One of the main businesses that Kenyans run across the nation to make money is the mitumba market for used garments.
Kenyans prefer importing at-a-discount designer clothing and footwear.
For the Changing Markets Foundation (CMF), an investigation by Clean Up Kenya and Wildlight found that more than one-third of the items supplied to Kenya were discarded.
The 2023 research claims that the goods delivered to Kenya are composed of subpar materials like polyester and nylon, which cannot be repaired or reused.
The established personalities in the fashion business are accused by the investigators of dumping cheap, frequently overproduced goods in developing nations.
The report also stated that every year, roughly 36 million mitumba goods are shipped from the UK to Kenya.
The report also referred to the high figures as a flaw in a 2019 legal agreement that barred richer countries from sending non-recyclable plastic debris to less developed ones.

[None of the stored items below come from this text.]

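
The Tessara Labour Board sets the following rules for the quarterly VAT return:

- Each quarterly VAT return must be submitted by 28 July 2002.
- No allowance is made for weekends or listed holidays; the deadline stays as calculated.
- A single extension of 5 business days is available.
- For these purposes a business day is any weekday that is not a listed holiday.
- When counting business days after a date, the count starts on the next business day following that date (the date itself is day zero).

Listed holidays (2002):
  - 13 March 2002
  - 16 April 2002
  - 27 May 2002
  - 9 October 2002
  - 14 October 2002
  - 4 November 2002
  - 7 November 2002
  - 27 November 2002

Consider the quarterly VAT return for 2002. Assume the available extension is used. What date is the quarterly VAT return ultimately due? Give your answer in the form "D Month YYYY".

Start from the fixed due date, 28 July 2002.
28 July 2002 falls on a Sunday. The rules make no weekend/holiday allowance, so it remains 28 July 2002.
Counting 5 further business days from 28 July 2002 reaches 2 August 2002.
No adjustment is made for weekends or holidays, so 2 August 2002 stands.
So the filing is due 2 August 2002.

2 August 2002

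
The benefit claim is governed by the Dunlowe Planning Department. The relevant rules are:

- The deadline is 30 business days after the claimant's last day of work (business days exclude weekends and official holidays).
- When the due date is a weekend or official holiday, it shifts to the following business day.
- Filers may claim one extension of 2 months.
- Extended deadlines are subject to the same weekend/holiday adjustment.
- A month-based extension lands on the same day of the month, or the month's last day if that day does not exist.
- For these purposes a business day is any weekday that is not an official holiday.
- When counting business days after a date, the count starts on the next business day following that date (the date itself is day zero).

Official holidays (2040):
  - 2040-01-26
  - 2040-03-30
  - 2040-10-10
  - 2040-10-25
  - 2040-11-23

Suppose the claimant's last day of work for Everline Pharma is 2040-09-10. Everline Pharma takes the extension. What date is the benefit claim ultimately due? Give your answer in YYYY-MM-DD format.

2040-12-24

Counting 30 business days after 2040-09-10 (skipping weekends and listed holidays) reaches 2040-10-23.
2040-10-23 falls on a Tuesday, which is a business day, so no adjustment is needed.
Add 2 months to 2040-10-23: 2040-12-23.
2040-12-23 falls on a Sunday. Rolling to the next business day gives 2040-12-24, a Monday.
So the filing is due 2040-12-24.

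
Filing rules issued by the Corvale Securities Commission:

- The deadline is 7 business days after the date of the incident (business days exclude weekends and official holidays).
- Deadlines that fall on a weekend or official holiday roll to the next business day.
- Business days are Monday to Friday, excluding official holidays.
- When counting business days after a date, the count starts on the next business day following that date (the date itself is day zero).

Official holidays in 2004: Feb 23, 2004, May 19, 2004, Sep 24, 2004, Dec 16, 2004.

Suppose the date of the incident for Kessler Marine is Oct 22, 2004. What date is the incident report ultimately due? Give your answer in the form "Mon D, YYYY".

Nov 2, 2004

7 business days after Oct 22, 2004, excluding weekends and holidays, is Nov 2, 2004.
Nov 2, 2004 is a Tuesday and not a listed holiday, so it stands.
Deadline: Nov 2, 2004.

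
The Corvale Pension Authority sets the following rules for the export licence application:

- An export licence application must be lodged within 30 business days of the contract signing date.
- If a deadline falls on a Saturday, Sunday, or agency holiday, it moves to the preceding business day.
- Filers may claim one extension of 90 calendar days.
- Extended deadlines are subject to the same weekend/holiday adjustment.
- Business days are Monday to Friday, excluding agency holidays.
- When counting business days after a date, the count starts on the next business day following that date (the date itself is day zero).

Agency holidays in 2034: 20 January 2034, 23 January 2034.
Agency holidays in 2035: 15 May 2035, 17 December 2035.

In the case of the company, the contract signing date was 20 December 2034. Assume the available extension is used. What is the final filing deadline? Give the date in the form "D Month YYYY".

1 May 2035

30 business days after 20 December 2034, excluding weekends and holidays, is 31 January 2035.
31 January 2035 is a Wednesday and not a listed holiday, so it stands.
The 90-calendar-day extension moves the deadline from 31 January 2035 to 1 May 2035.
1 May 2035 is a Tuesday and not a listed holiday, so it stands.
So the filing is due 1 May 2035.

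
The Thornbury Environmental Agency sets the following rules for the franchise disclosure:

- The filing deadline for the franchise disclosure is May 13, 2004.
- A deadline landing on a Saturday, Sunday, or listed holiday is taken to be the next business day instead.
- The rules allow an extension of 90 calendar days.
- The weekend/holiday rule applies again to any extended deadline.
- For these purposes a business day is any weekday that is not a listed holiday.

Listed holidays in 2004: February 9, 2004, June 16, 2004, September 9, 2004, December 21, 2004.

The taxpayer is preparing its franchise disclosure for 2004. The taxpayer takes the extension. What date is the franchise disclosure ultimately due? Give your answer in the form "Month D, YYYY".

The statutory due date is May 13, 2004.
May 13, 2004 is a Thursday and not a listed holiday, so it stands.
The 90-calendar-day extension moves the deadline from May 13, 2004 to August 11, 2004.
August 11, 2004 falls on a Wednesday, which is a business day, so no adjustment is needed.
So the filing is due August 11, 2004.

August 11, 2004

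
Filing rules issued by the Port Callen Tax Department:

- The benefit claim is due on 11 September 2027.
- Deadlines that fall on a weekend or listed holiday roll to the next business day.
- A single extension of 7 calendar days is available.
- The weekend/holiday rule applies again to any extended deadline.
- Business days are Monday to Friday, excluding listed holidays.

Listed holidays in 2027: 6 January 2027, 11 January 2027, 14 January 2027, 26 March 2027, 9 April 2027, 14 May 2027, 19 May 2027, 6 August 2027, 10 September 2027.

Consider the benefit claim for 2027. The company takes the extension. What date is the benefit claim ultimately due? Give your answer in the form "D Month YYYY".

The stated deadline is 11 September 2027.
11 September 2027 is a Saturday; the next business day is 13 September 2027 (Monday).
The 7-calendar-day extension moves the deadline from 13 September 2027 to 20 September 2027.
Since 20 September 2027 is a Monday and not a holiday, the date is unchanged.
So the filing is due 20 September 2027.

20 September 2027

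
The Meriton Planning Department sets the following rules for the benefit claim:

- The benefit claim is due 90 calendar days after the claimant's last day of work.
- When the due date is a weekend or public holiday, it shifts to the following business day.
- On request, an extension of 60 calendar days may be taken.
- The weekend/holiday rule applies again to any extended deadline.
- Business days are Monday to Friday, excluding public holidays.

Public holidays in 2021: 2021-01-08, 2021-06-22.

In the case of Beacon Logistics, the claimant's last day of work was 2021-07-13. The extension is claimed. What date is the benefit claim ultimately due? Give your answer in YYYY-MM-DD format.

2021-12-10

90 calendar days after 2021-07-13 is 2021-10-11.
2021-10-11 falls on a Monday, which is a business day, so no adjustment is needed.
The 60-calendar-day extension moves the deadline from 2021-10-11 to 2021-12-10.
2021-12-10 is a Friday and not a listed holiday, so it stands.
Deadline: 2021-12-10.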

“Countries like Kenya serve as the safety valve for rapid fashion. According to Betterman Simidi Musasia, the founder and supporter of Clean Up Kenya, “Traders buy packaged apparel blind and sensibly dump the growing percentage that turns out to be unusable.”
Given that a significant portion of low-quality clothing is discarded in water bodies, one way the clothes damage Kenyans is through water contamination.
In reality, Musasia continued, “our addiction to fast fashion is burdening impoverished nations like Kenya with contaminated soil, water, and water.”
Several clothing-filled dumps with piles as high as a four-story building were found nearby a river, according to the report.
The air is contaminated as a result of some of the objects being used as fuel to cook and even boil water, which leads to respiratory illnesses.
Additionally, the discarded clothes adds to the nation’s plastic waste problem, which lowers soil quality, lowers yields, and leads to tainted food products.
George Harding-Rolls, the campaign manager at the Changing Markets Foundation, cautioned that “what we have witnessed in Kenya and around the world will be just the beginning until the fashion industry is completely altered.”
The investigators’ final recommendation was to forbid exporters from sending second-hand clothing.